Crise diplomatique avec l’Espagne
Dans la même logique, l’expert marocain s’est réjoui de l’attitude du gouvernement espagnol quand son ministre des Affaires étrangères a accueilli Brahim Ghali, le chef des séparatistes du Polisario. «Le Maroc a rappelé ipso facto son ambassadrice à Madrid et a vivement protesté auprès de la communauté internationale. Par la suite, le gouvernement espagnol s’est rendu compte de l’importance que le Maroc accorde à la question du Sahara. Il s’est aussi rendu compte que le Maroc était son premier partenaire commercial (plus de 1 000 entreprises espagnoles au Maroc, Ndlr) et qu’une grande communauté marocaine vit en Espagne et vice-versa. Eu égard à tous ces éléments-là, Pedro Sanchez a effectué un remaniement ministériel, révoquant la ministre espagnole des Affaires étrangères, considérée comme la principale responsable de l’affaire Ghali. Cela a créé un climat d’apaisement et des négociations en coulisse ont eu lieu entre le roi et l’Espagne», a commenté Jawad Kerdoudi. Qui estime que l’Espagne ne va pas changer sa position si vite sur cette question. Pour autant, le diplomate marocain estime qu’une convergence des positions est souhaitée.

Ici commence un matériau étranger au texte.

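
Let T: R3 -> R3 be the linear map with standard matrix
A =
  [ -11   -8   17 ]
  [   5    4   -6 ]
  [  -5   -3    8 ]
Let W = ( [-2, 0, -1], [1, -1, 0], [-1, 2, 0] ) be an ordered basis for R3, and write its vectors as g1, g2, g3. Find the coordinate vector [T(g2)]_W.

[2, 3, 2]

Compute T(g2) = A g2 = [-3, 1, -2] in standard coordinates.
Then write this in W-coordinates: solve for y in y_1 g1 + ... + y_3 g3 = [-3, 1, -2].
This gives y = [2, 3, 2], which is column 2 of [T]_W.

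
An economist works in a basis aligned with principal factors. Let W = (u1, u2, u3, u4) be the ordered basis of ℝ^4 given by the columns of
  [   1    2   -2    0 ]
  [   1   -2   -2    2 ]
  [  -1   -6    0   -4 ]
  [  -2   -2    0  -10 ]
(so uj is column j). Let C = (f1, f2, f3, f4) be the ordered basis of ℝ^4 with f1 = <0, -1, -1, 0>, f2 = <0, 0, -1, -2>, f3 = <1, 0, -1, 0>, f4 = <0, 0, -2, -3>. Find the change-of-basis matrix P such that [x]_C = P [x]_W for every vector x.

Column j of P is [uj]_C, since P maps W-coordinates to C-coordinates.
Expressing u1 in C: u1 = -f1 + f2 + f3 + 0·f4, so column 1 of P is <-1, 1, 1, 0>.
Doing the same for each uj gives P = [[-1, 2, 2, -2], [1, -2, 0, 2], [1, 2, -2, 0], [0, 2, 0, 2]].

[[-1, 2, 2, -2], [1, -2, 0, 2], [1, 2, -2, 0], [0, 2, 0, 2]]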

La reconnaissance israélo-américaine du Sahara marocain
Interpellé sur la reconnaissance des Usa et d’Israël du Sahara marocain, Jawad Kerdoudi ne cache pas sa joie. Pour autant, il sait que cette avancée à elle seule ne va pas résoudre ce problème. «Il s’agit là d’une avancée des plus intéressantes. Mais en toute objectivité, ce n’est pas cette reconnaissance qui va résoudre ce problème qui est sur la table de l’Onu et, malgré le poids de l’Amérique, le pays de l’oncle Sam n’est qu’un membre parmi les quinze du Conseil de sécurité des Nations unies. D’ailleurs, les autres membres conséquents, comme la France ou l’Allemagne, n’ont pas suivi les Etats-Unis dans leur démarche. Donc le problème reste entre les mains de l’Onu», a dit M. Kerdoudi. Avant d’expliquer que le Maroc est pour la solution des deux Etats, s’agissant de la crise palestinienne. «Il y a près d’un million de Juifs d’origine marocaine qui vivent en Israël et qui ont toujours maintenu des liens forts avec leur pays natal. Et ils n’ont cessé de revendiquer le rétablissement des relations diplomatiques entre le Maroc et Israël», renseigne le président de l’Institut marocain des relations internationales. «Il y a un consensus essentiel qui s’est fait d’ailleurs après la signature du pacte d’Abraham dans lequel le roi a signifié que la question du Sahara est d’une haute importance chez nous au Maroc et que l’importance de ce dossier et tout aussi fondamentale que celui de la cause palestinienne», poursuit M. Kerdoudi. Avant de suggérer : «Maintenant, ce que nous espérons tous au pays, c’est que le Maroc intervienne auprès du gouvernement israélien pour lui dire que c’est de son intérêt de trouver une solution avec les Palestiniens, de former un Etat palestinien viable et qui cohabite avec Israël. Israël ne peut pas continuer à vivre éternellement avec des voisins qu’elle considère comme ses ennemis.»